Promoting two assistant coaches to coordinators says much about Washington Redskins coach Jay Gruden’s future.
Linebackers coach Greg Manusky now runs the defense and quarterbacks coach Matt Cavanaugh heads the offense, though Gruden is expected to call plays once more. While both have needed credentials for the positions, it also signals ownership doesn’t want to risk paying off long-term deals to newcomers should Gruden not be retained after 2017.
Surely the Redskins were interested in some of the six other defense coordinator candidates interviewed. But, nobody takes a one-year deal, which is where Washington largely stands with Gruden.
Unfair? It seems that way for Gruden, who inherited a 3-13 team and within two years won the NFC East title and then went 8-7-1 last season. While 17-15-1 over two seasons barely qualifies as successful, it should be considered a success given the team was in shambles upon Gruden’s 2014 arrival.
But perhaps the worst thing for Gruden and general manager Scot McCloughan was to win quickly. The latter wanted a long-term rebuild when arriving in 2015 and instead the team took the division by default at 9-7 before a quick playoff ouster. It fooled owner Dan Snyder into thinking the team was ready to join the elite when it’s still personnel-poor defensively. Now Snyder wants greater success or another coach change is coming.
Is Gruden the coach to lead Washington past mediocrity and deep into the playoffs? That is unsure. Certainly, this season was a success offensively despite no prime running back or red zone target. The play calling could have been better at times with too much reliance on passing, but overall Gruden’s system worked well.

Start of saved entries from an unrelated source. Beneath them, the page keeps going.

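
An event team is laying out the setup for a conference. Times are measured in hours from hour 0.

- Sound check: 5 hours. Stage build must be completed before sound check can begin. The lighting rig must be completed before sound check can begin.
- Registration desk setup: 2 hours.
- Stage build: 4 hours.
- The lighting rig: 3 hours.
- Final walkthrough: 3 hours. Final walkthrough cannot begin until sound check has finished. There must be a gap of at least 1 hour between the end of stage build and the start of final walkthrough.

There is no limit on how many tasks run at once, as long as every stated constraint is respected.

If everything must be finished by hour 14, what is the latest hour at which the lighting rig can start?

3

To finish by hour 14, final walkthrough (duration 3) must start no later than hour 11.
Sound check feeds into final walkthrough (must start by hour 11); so sound check must finish by hour 11 and therefore start by hour 6.
The lighting rig must finish before sound check (must start by hour 6). With a 3-hour duration, the lighting rig must start by 6 − 3 = hour 3.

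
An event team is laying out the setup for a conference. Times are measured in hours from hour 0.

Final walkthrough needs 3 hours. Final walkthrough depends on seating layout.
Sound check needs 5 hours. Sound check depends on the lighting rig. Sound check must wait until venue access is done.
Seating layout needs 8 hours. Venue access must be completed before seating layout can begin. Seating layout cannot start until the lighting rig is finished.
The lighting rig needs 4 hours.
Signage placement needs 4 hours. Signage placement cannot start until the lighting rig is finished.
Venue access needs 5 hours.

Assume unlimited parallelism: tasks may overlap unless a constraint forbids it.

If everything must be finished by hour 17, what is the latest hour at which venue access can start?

Final walkthrough has no dependents, so it just needs to finish by hour 17. Starting by 17 − 3 = hour 14 achieves that.
Seating layout feeds into final walkthrough (must start by hour 14); so seating layout must finish by hour 14 and therefore start by hour 6.
Sound check has no dependents, so it just needs to finish by hour 17. Starting by 17 − 5 = hour 12 achieves that.
Venue access must finish in time for seating layout (must start by hour 6); sound check (must start by hour 12). The tightest is hour 6, so venue access must start by 6 − 5 = hour 1.

1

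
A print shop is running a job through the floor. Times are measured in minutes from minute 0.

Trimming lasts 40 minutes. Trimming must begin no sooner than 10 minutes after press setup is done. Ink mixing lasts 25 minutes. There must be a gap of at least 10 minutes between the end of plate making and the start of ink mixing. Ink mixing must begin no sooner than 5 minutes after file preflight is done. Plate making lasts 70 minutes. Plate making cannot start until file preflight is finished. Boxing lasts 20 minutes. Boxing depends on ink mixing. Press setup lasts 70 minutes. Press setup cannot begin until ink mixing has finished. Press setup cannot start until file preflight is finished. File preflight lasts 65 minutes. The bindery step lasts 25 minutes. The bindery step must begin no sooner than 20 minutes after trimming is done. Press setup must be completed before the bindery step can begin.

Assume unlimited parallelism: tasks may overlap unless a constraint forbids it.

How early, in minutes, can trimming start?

File preflight has no prerequisites, so it starts at minute 0 and finishes at minute 65.
Plate making waits on file preflight (finishes minute 65), so it starts at minute 65 and finishes at 65 + 70 = minute 135.
Ink mixing has to wait for plate making (finishes minute 135, plus 10-minute gap → minute 145); file preflight (finishes minute 65, plus 5-minute gap → minute 70). The latest of these is minute 145, so ink mixing runs minute 145 to 145 + 25 = minute 170.
Press setup cannot start until ink mixing (finishes minute 170); file preflight (finishes minute 65). The controlling bound is minute 170, so press setup finishes at 170 + 70 = minute 240.
Trimming waits on press setup (finishes minute 240, plus 10-minute gap → minute 250), so the earliest it can start is minute 250.

250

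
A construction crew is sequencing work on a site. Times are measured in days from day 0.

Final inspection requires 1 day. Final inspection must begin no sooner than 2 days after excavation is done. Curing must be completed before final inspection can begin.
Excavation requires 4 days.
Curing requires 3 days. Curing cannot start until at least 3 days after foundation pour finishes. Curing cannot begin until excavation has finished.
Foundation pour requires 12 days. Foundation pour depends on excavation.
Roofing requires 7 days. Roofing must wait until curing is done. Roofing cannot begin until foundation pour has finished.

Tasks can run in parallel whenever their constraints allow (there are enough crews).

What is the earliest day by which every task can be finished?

29

Excavation can start immediately at day 0; it finishes at day 4.
Foundation pour cannot begin until excavation (finishes day 4). It runs from day 4 to 4 + 12 = day 16.
For curing: foundation pour (finishes day 16, plus 3-day gap → day 19); excavation (finishes day 4). Taking the maximum gives a start of day 19, and it finishes at 19 + 3 = day 22.
For final inspection: excavation (finishes day 4, plus 2-day gap → day 6); curing (finishes day 22). Taking the maximum gives a start of day 22, and it finishes at 22 + 1 = day 23.
Roofing needs all of curing (finishes day 22); foundation pour (finishes day 16). That puts its earliest start at day 22; it finishes at 22 + 7 = day 29.
All tasks are finished once the last one completes. Finish times: Excavation at 4, Foundation pour at 16, Curing at 22, Roofing at 29, Final inspection at 23. The latest is day 29.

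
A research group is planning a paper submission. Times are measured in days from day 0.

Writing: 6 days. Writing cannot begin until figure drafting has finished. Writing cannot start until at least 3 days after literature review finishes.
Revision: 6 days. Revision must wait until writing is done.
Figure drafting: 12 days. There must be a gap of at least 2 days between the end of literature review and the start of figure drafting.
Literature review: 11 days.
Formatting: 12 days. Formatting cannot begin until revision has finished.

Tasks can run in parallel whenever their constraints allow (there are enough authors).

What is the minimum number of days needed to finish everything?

Literature review can start immediately at day 0; it finishes at day 11.
Figure drafting cannot begin until literature review (finishes day 11, plus 2-day gap → day 13). It runs from day 13 to 13 + 12 = day 25.
Writing cannot start until figure drafting (finishes day 25); literature review (finishes day 11, plus 3-day gap → day 14). The controlling bound is day 25, so writing finishes at 25 + 6 = day 31.
Revision cannot begin until writing (finishes day 31). It runs from day 31 to 31 + 6 = day 37.
Formatting cannot begin until revision (finishes day 37). It runs from day 37 to 37 + 12 = day 49.
All tasks are finished once the last one completes. Finish times: Literature review at 11, Figure drafting at 25, Writing at 31, Revision at 37, Formatting at 49. The latest is day 49.

49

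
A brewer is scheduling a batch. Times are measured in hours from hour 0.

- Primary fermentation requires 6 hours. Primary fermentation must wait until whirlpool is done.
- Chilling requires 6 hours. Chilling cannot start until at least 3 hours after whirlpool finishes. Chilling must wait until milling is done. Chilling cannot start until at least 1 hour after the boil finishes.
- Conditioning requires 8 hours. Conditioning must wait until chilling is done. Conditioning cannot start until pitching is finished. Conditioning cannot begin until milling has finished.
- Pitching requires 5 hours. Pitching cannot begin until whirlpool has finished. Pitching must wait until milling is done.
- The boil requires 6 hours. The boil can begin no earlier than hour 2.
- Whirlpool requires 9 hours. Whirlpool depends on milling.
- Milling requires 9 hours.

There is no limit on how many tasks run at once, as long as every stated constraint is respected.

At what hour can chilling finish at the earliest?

27

After its own release at hour 2, the boil can start at hour 2 and finishes at hour 8.
Nothing blocks milling, so it runs from hour 0 to hour 9.
After milling (finishes hour 9), whirlpool can start at hour 9 and finishes at hour 18.
Chilling cannot start until whirlpool (finishes hour 18, plus 3-hour gap → hour 21); milling (finishes hour 9); the boil (finishes hour 8, plus 1-hour gap → hour 9). The controlling bound is hour 21, so chilling finishes at 21 + 6 = hour 27.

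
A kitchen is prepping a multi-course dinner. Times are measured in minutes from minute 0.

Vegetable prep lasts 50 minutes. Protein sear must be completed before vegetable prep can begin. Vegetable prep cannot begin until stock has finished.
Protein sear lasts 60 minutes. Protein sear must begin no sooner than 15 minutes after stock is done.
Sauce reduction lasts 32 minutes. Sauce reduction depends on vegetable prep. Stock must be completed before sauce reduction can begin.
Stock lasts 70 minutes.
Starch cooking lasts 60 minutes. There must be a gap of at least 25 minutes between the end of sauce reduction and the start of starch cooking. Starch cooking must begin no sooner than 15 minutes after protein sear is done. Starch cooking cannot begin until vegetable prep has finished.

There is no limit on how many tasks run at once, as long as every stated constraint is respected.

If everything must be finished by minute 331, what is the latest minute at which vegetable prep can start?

164

Starch cooking must finish by minute 331; it takes 60 minutes, so it must start by 331 − 60 = minute 271.
Sauce reduction must finish before starch cooking (must start by minute 271, minus 25-minute gap → minute 246). With a 32-minute duration, sauce reduction must start by 246 − 32 = minute 214.
Vegetable prep feeds sauce reduction (must start by minute 214); starch cooking (must start by minute 271). Taking the minimum, vegetable prep must finish by minute 214 and start by 214 − 50 = minute 164.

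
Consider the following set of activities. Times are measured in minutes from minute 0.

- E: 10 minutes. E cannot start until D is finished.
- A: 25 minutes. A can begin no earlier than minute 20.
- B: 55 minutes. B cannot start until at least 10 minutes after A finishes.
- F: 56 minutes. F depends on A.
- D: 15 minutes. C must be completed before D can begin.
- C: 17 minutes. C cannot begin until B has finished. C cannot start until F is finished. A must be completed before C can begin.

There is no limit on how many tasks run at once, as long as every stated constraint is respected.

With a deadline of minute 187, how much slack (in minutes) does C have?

35

A waits on its own release at minute 20, so it starts at minute 20 and finishes at 20 + 25 = minute 45.
F waits on A (finishes minute 45), so it starts at minute 45 and finishes at 45 + 56 = minute 101.
After A (finishes minute 45, plus 10-minute gap → minute 55), B can start at minute 55 and finishes at minute 110.
C has to wait for B (finishes minute 110); F (finishes minute 101); A (finishes minute 45). The latest of these is minute 110, so C runs minute 110 to 110 + 17 = minute 127.

Working backward from the deadline:
To finish by minute 187, E (duration 10) must start no later than minute 177.
D feeds into E (must start by minute 177); so D must finish by minute 177 and therefore start by minute 162.
C must finish before D (must start by minute 162). With a 17-minute duration, C must start by 162 − 17 = minute 145.
So C can start as early as minute 110 and as late as minute 145, giving 145 − 110 = 35 minutes of slack.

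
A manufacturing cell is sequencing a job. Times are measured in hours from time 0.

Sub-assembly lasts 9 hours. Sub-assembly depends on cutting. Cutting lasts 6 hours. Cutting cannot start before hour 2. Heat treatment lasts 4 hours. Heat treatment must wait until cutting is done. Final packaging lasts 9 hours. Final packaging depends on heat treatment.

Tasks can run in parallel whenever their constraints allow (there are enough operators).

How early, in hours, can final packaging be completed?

21

After its own release at hour 2, cutting can start at hour 2 and finishes at hour 8.
Heat treatment waits on cutting (finishes hour 8), so it starts at hour 8 and finishes at 8 + 4 = hour 12.
Final packaging cannot begin until heat treatment (finishes hour 12). It runs from hour 12 to 12 + 9 = hour 21.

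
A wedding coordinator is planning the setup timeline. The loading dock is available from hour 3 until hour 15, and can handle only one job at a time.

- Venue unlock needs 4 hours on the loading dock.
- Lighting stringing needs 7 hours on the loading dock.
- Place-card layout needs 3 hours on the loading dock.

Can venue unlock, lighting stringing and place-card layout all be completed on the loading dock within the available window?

The loading dock window is 15 − 3 = 12 hours.
Running back to back, the jobs need 4 + 7 + 3 = 14 hours on the loading dock.
Since 14 > 12, they cannot all fit.

No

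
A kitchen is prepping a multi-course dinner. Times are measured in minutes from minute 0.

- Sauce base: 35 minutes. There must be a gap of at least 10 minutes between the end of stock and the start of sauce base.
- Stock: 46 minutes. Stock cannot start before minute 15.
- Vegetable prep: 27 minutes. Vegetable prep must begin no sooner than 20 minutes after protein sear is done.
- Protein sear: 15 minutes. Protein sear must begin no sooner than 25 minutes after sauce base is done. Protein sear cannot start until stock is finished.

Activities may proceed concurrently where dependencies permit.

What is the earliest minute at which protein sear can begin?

Stock cannot begin until its own release at minute 15. It runs from minute 15 to 15 + 46 = minute 61.
After stock (finishes minute 61, plus 10-minute gap → minute 71), sauce base can start at minute 71 and finishes at minute 106.
Protein sear waits on sauce base (finishes minute 106, plus 25-minute gap → minute 131); stock (finishes minute 61). The latest of these is minute 131, which is the earliest protein sear can start.

131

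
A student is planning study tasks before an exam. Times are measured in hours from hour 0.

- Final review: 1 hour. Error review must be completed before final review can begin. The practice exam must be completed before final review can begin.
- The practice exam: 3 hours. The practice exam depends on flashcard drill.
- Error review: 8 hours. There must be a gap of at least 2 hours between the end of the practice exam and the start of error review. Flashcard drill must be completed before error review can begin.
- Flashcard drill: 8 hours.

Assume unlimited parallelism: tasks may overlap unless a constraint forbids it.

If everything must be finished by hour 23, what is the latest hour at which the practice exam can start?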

But the defense is awful after little free agent or draft support. The second defensive coordinator in three years is gone. The line needs a makeover. Another safety is vital. The Redskins could start five new players this fall.
That’s a lot for many coaching candidates to accept. They may have seen it as a one-and-done job or at best several years of mediocrity that wouldn’t bolster their resumes to head coaching jobs. Better to sidestep any offer than take a bad one.
So the Redskins went with Manusky, a former Washington player from 1988-90 who was a defensive coordinator with Indianapolis, San Diego and San Francisco. Popular with players with the right energy to mix well with the media to promote the program, Manusky isn’t a bad choice. He’ll likely continue the 3-4 scheme with his own tweaks and minimal disruption to the program. Same goes for Cavanaugh. Certainly, Gruden needs that while also calling plays. Head coaches don’t want both sides rebooting simultaneously unless it’s their first season. It’s too much chaos.
But internal hires also signal Gruden is on the clock in his fourth season. Snyder isn’t afraid to pay off the final 2018 season if Gruden doesn’t reach the postseason this fall. At least Gruden will work with allies instead of strangers.